Rwanda air has since refuted any outstanding issues, wondering how Civil Aviation Authorities of Kenya, Rwanda, Uganda and South Africa could have allowed the airline to operate in those countries without certification.

Before the marriage broke, Kenya airways would advise their passengers to sign indemnity forms with disclaimers, a move Rwandair management calls unprofessional.

Rwandair management says they were being used as a punching bag.

"We are being punished for hiring an aircraft from Kenya Airways business rival," Gerald Zirimwabagabo said.

Titus Naikuni, Kenya Airways Chief Executive Officer said as a reputable airline, Kenya Airways had to bring to the attention of their clients and give them the option of making the decision whether they would want to fly with the 3rd party airline with or without any liability on the part of Kenya airways.

This indemnification was not in any way "meant to imply that the 3rd party carrier is unsafe."

Kenya Airways says is an International Air Transport Association Operational Safety Audit (IOSA) certified carrier. ‘Therefore could not risk dealing with Rwanda Air which is not IOSA certified.’

A statement from Kenya Airways head office says the contract provides that before the latter enters into a code share contract with a 3rd party airline, the 3rd party airline has to either be IOSA certified or to have passed a safety audit by Kenya Airways.

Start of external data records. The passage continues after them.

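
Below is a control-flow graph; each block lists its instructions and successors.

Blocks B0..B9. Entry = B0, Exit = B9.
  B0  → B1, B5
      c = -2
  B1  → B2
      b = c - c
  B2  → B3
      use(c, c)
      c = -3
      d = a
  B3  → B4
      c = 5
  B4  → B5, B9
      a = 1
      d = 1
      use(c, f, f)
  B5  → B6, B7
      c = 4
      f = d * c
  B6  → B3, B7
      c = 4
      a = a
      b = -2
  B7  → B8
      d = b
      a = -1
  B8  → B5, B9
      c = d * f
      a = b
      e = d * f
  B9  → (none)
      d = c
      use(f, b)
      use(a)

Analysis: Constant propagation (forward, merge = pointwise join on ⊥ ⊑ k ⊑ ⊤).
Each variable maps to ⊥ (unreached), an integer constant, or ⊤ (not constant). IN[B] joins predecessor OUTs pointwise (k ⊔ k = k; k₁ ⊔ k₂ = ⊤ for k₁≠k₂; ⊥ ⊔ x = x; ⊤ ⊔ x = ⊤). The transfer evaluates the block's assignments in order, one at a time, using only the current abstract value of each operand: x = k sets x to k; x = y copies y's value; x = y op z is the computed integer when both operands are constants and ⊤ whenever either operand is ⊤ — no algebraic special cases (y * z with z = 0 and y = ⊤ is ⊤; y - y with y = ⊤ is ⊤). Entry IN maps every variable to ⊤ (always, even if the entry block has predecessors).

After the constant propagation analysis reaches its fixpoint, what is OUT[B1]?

Answer: {a: ⊤, b: 0, c: -2, d: ⊤, e: ⊤, f: ⊤}

Trace:
Converged values:
  B0:   IN=(all ⊤)   OUT={c:-2; rest ⊤}
  B1:   IN={c:-2; rest ⊤}   OUT={b:0, c:-2; rest ⊤}
  B2:   IN={b:0, c:-2; rest ⊤}   OUT={b:0, c:-3; rest ⊤}
  B3:   IN=(all ⊤)   OUT={c:5; rest ⊤}
  B4:   IN={c:5; rest ⊤}   OUT={a:1, c:5, d:1; rest ⊤}
  B5:   IN=(all ⊤)   OUT={c:4; rest ⊤}
  B6:   IN={c:4; rest ⊤}   OUT={b:-2, c:4; rest ⊤}
  B7:   IN={c:4; rest ⊤}   OUT={a:-1, c:4; rest ⊤}
  B8:   IN={a:-1, c:4; rest ⊤}   OUT=(all ⊤)
  B9:   IN=(all ⊤)   OUT=(all ⊤)

Merge at B1: IN[B1] = OUT[B0] = {a: ⊤, b: ⊤, c: -2, d: ⊤, e: ⊤, f: ⊤}
Applying B1's transfer function to that IN value gives OUT[B1] (row B1 above).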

"This whole safety certification process is also required of us by other airlines with whom we operate code shares as well as by our Skyteam partners. If we flout this regulation like in the case of Rwanda Air, then we run the risk of losing our code shares," he said.

A statement from KQ says after suspending the agreement, KQ passengers are no longer required to sign the indemnification forms since all KQ flights are rerouted.

Kenya Airways also operates daily flights to Kigali and to over 30 African destinations. It currently operates Code shares with Air Mauritius, Precision Air, Korean Air, Mozambique Airlines, KLM and Air France.

Without a long distance hauler, passengers booked on Rwandair, at times get stranded for hours before they are booked on other planes the airline has code share agreements.